No sé si en la de psicología, psiquiatría o sociología, pero en alguna facultad están tardando en estudiar a los membrillos que a la salida del semáforo hacen un caballito con la moto. No será tarea fácil, está claro. Basta observarlos, ahí al lado, en el mismísimo semáforo, soñando con llegar lo más lejos posible con la rueda delantera en alto, para intuir que estructurar una tesis sobre este asunto no es sencillo. No puede serlo adivinar qué pretenden, contra qué se rebelan, qué mensaje quieren transmitir, a quién o quiénes se dirigen, cómo han llegado hasta aquí, cuándo fue la primera vez que lo intentaron o por qué les resulta tan humillante salir con las dos ruedas pegadas al suelo.
Porque, a bote pronto, así, a la espera de que alguien se anime con lo de la tesis o trabajo fin de carrera, lo del caballito tiene tanto sentido como lo tendría salir del semáforo con el dedo derecho en la oreja izquierda, tocándose la rodilla con la nariz, tirándole la camisa al primero que pase o, cual rejoneadores, recogiendo con una mano las colillas y chicles del suelo. Si la cosa va de hacer chorradas (y parece que así es), me pregunto por qué no dejan lo del caballito y en adelante, si lo que quieren es fardar delante de la piba, por qué no hacen el perrito y salen del semáforo con las ruedas en su sitio y, eso sí, hartándose de ladrar, ladrando todo el rato, ladrando esté cómo esté el semáforo, ladrando hasta que se les acabe la gasolina. Así, en lo que puede constituir una lectura inicial, puede que el asunto parezca menor. No lo es.
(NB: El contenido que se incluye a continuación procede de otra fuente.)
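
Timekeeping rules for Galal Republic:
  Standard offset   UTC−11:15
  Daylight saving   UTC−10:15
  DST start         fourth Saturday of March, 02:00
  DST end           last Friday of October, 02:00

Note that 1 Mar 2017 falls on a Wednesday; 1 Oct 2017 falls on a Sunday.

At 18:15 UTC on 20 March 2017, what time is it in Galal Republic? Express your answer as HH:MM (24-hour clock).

1 March 2017 is a Wednesday, so the first Saturday is March 4 and the fourth is March 25.
1 October 2017 is a Sunday, so Fridays fall on 6, 13, 20, 27; the last is October 27.
At the standard offset (UTC−11:15), 18:15 UTC − 11h15m = 07:00 Galal Republic standard time.
The standard-time date in Galal Republic, 20 March 2017, does not fall between 25 March and 27 October, so daylight saving is not in effect and Galal Republic is at UTC−11:15.
18:15 UTC − 11h15m = 07:00 local.

07:00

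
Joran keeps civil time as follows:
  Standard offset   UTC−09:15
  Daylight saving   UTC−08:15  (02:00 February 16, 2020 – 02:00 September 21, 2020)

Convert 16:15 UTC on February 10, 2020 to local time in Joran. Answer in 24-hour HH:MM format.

At the standard offset (UTC−09:15), 16:15 UTC − 9h15m = 07:00 Joran standard time.
The standard-time date in Joran, February 10, 2020, is outside the daylight-saving period (16 February – 21 September), so Joran is on standard time, UTC−09:15.
16:15 UTC − 9h15m = 07:00 local.

07:00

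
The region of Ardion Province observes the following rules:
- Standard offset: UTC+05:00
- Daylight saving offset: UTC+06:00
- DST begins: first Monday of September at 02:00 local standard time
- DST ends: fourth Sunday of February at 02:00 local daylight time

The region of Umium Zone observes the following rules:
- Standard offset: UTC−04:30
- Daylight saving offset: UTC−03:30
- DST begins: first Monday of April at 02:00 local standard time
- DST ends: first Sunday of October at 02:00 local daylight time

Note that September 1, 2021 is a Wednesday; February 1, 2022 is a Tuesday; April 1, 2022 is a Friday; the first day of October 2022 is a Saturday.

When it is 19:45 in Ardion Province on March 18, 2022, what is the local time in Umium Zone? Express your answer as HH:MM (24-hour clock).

10:15

1 September 2021 is a Wednesday, so the first Monday is September 6.
1 February 2022 is a Tuesday, so the first Sunday is February 6 and the fourth is February 27.
March 18, 2022 does not fall between 6 September 2021 and 27 February 2022, so daylight saving is not in effect and Ardion Province is at UTC+05:00.
19:45 Ardion Province − 5h = 14:45 UTC.
1 April 2022 is a Friday, so the first Monday is April 4.
1 October 2022 is a Saturday, so the first Sunday is October 2.
At the standard offset (UTC−04:30), 14:45 UTC − 4h30m = 10:15 Umium Zone standard time.
Daylight saving runs 4 April – 2 October; the standard-time date in Umium Zone, March 18, 2022, is outside that window, so Umium Zone is on standard time at UTC−04:30.
14:45 UTC − 4h30m = 10:15 Umium Zone.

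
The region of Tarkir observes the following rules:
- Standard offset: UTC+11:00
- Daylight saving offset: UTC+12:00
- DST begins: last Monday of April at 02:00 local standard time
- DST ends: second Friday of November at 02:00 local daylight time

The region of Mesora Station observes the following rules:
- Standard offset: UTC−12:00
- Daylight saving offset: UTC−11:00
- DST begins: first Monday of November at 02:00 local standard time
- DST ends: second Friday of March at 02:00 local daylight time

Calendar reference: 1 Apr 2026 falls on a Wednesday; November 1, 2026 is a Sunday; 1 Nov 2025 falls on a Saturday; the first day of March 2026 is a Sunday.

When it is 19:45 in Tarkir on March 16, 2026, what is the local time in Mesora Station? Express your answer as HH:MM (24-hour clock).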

Que al salir del semáforo uno se vea en la necesidad de levantar la rueda delantera de la moto tiene un porqué. De entrada, algo ha pasado ahí, algo ha fallado para que no les baste con acelerar cuando el semáforo se pone en verde, algo que les ha marcado tanto que los tiene haciendo el indio -por lo del caballo, digo-. A la espera de que los expertos le encuentren una interpretación sexual, veterinaria (equina) o sociológica a comportamiento tan anormal, no nos queda más remedio que improvisar, llegar a nuestras propias conclusiones y dar por bueno que estos jinetes de su apocalipsis creen que levantando una rueda y manteniéndola en el aire unos metros se convierten en héroes urbanos, rebeldes sin causa o así. Que nos impresionan, en definitiva. (A ver quién les dice que nada de eso).